LAST week’s unveiling of a monument to nazi collaborator and war criminal Zenovy Tershavetsky, who participated in the murder of 8,000 Jews in Poltava in 1941, is “not an isolated case” but a result of government policy, the Communist Party of Ukraine (KPU) said at the weekend.

KPU general secretary Petro Symonenko told the Morning Star he was not surprised that the town of Sambir had erected the bust of Tershavetsky on its Avenue of Glory as the speaker of Ukraine’s parliament, Andriy Parubiy, is the “undisguised nazi” who founded the Social Nationalist Party.

Tershavetsky was a member of Stepan Bandera’s Organisation of Ukrainian Nationalists (OUN) which fought alongside the nazi invaders in the second world war. Mr Symonenko pointed out that — despite its role in the Holocaust — it was now illegal to deny the “heroism” of the OUN.

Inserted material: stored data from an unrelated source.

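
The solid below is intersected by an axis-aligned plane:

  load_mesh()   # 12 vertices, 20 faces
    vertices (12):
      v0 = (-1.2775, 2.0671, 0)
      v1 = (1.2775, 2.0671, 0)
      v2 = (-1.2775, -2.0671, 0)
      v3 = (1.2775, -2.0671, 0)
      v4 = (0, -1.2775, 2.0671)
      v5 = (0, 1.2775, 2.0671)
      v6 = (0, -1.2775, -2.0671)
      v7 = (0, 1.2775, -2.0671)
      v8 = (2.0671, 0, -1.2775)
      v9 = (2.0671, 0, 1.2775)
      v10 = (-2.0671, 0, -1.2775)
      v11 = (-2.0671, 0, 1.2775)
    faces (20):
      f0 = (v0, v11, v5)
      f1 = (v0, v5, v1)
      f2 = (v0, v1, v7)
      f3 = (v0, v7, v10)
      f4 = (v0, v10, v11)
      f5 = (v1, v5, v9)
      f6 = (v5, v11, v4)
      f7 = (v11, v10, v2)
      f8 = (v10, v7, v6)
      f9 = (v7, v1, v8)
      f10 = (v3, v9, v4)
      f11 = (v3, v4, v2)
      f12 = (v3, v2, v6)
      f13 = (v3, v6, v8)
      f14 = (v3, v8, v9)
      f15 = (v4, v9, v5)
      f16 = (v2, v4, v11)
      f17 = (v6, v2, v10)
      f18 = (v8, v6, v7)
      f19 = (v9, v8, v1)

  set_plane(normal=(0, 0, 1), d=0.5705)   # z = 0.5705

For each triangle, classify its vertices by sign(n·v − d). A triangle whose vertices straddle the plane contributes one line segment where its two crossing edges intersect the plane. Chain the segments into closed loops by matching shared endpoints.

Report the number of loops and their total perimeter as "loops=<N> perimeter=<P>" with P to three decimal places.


Straddling triangles (10 of 20):
  (v0,v11,v5) [-++] → (-1.63012, 1.14398, 0.5705)–(-0.924922, 1.84918, 0.5705)  len=0.9973
  (v0,v5,v1) [-+-] → (-0.924922, 1.84918, 0.5705)–(0.924922, 1.84918, 0.5705)  len=1.8498
  (v0,v10,v11) [--+] → (-2.0671, 0, 0.5705)–(-1.63012, 1.14398, 0.5705)  len=1.2246
  (v1,v5,v9) [-++] → (0.924922, 1.84918, 0.5705)–(1.63012, 1.14398, 0.5705)  len=0.9973
  (v11,v10,v2) [+--] → (-2.0671, 0, 0.5705)–(-1.63012, -1.14398, 0.5705)  len=1.2246
  (v3,v9,v4) [-++] → (1.63012, -1.14398, 0.5705)–(0.924922, -1.84918, 0.5705)  len=0.9973
  (v3,v4,v2) [-+-] → (0.924922, -1.84918, 0.5705)–(-0.924922, -1.84918, 0.5705)  len=1.8498
  (v3,v8,v9) [--+] → (2.0671, 0, 0.5705)–(1.63012, -1.14398, 0.5705)  len=1.2246
  (v2,v4,v11) [-++] → (-0.924922, -1.84918, 0.5705)–(-1.63012, -1.14398, 0.5705)  len=0.9973
  (v9,v8,v1) [+--] → (2.0671, 0, 0.5705)–(1.63012, 1.14398, 0.5705)  len=1.2246

Chained into 1 loop(s):
  loop 1: 10 segments, perimeter = 12.5873
Total perimeter = 12.587

loops=1 perimeter=12.587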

He said: “In Ivano-Frankivsk, a monument to OUN leader Roman Shukhevych is erected. In Kiev, General Vatutin Avenue [named for the Red Army general who liberated the city from nazi occupation] has been renamed Commander Roman Shukhevych Avenue.”

Shukhevych was a deputy commander of the nazi Nachtigall battalion. As a commander in the OUN’s military wing, the Ukrainian Insurgent Army, he helped organise the Halych-Volhynia massacres of 1943 in which around 100,000 Poles were murdered.

Another key player in the Volhynian massacres Mykola Arsenych, who also organised pogroms of Jews in the immediate aftermath of the nazi invasion of June 1941, has had streets named after him in Kolomyia and Novgorod-Volynsky, a monument erected to him at his home in Nizhny Berezov and a bas-relief sculpted in his honour at the school he attended, Mr Symonenko said.

“And in Lviv, Ternopil, in regions everywhere they erect monuments and name streets for Ukraine’s SS division ‘Galicia,’ which participated in the genocide of the Jewish and Polish populations. In April last year postage stamps were issued with SS Galicia soldiers bearing Hitler’s uniforms and insignia.

“So let me stress it again — honouring nazi criminals, collaborators and murderers is not random in Ukraine. This is the result of state policy since the armed February 2014 coup and the seizure of power by oligarchs, nazis and criminals.”